Even extremist sites like WorldNetDaily have recently sounded similar alarms. But mutual alarm about food prices has nothing to do with a potential shift in the right’s thinking about global warming. Whether or not everyone concedes that global warming has long been with us, no one can deny that this is a serious drought. Nor does it signal any new alliance between left and right about what constitutes the public good, or how best to alleviate human suffering.
It has more to do with the premium that conservatives place on social order, as the late Cold War warrior Samuel P. Huntington noticed in his 1968 tome, Political Order in Changing Societies. He argued then that stability – not democracy – was the hallmark of a successful state. Food shortages, he said, were problematic because they reduce government legitimacy and create political instability.
In a way, one might say that human devastation looks to be coming full circle: Global warming caused in large part by the fleeting hegemon’s unwillingness to deal seriously with its most destructive industries has brought a very severe draught. Over half of all counties in the United States have by now become drought disaster areas. Not only will farmers suffer from food scarcity, but so will both low-income and middle class Americans, for whom the distinction between security and poverty grows more and more tenuous each day. It no longer seems alarmist to conclude that London burning was a precursor of what is to come elsewhere in the industrialized world, including the United States.
Of course, the United States is too big – and has its hands in too many global markets – to keep the problem within our own borders. Just as the American banking crisis of 2008 had disastrous consequences for global economic stability, the US drought and escalating worldwide food prices may very well push an already-struggling global population into more and more political unrest. “The empire on which the sun never sets” – the phrase was first used to describe the Portuguese and then Spanish empires before it became a common reference to the British Empire in the late nineteenth century. At this moment in history, though, the United States may fit the description more than any other past empire has. Nowhere on the globe is it really possible to escape American irresponsibility – not when it comes to financial markets and certainly not on the matter of global warming. The way of our farmland and the way of our financial markets do not happen in an isolationist bubble – they steamroll the whole world. In pushing for more and more international markets with less and less regulation, we’ve made certain of that.

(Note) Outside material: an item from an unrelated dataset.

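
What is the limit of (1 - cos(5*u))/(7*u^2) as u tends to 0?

25/14

Substitution gives 0/0.
Use (1 − cos θ)/θ² → 1/2 with θ = 5u: the limit is 5²/(2·7) = 25/14.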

At Tom Dispatch, Michael Klare explains, “[A]nalysts are already warning of instability in Africa, where corn is a major staple, and of increased popular unrest in China, where food prices are expected to rise at a time of growing hardship for that country’s vast pool of low-income, migratory workers and poor peasants. Higher food prices in the U.S. and China could also lead to reduced consumer spending on other goods, further contributing to the slowdown in the global economy and producing yet more worldwide misery, with unpredictable social consequences.”
Everyone, from NPR to Socialist Worker to WND, knows that perilous times are ahead. And all have very, very different opinions on what is to be done about it, so let’s not assume that it’s going to be productive to start pushing for unity in problem-solving and politics. There is no political will to make change on behalf of lofty concepts like “our common humanity” at this point in time.
Apocalypse may be coming sooner than we’d thought. The best we can probably manage is to keep advocating for better protections and a better social safety net, if we want to ride it out or stave off human extinction a little bit longer. Political transformation is unrealistic, and overwhelming difficulties await us. The far-right will descend even further into extremism, with end-times “prophets” taking on a new legitimacy and significance in political discourse. The only thing to do is, well, fight until we can’t.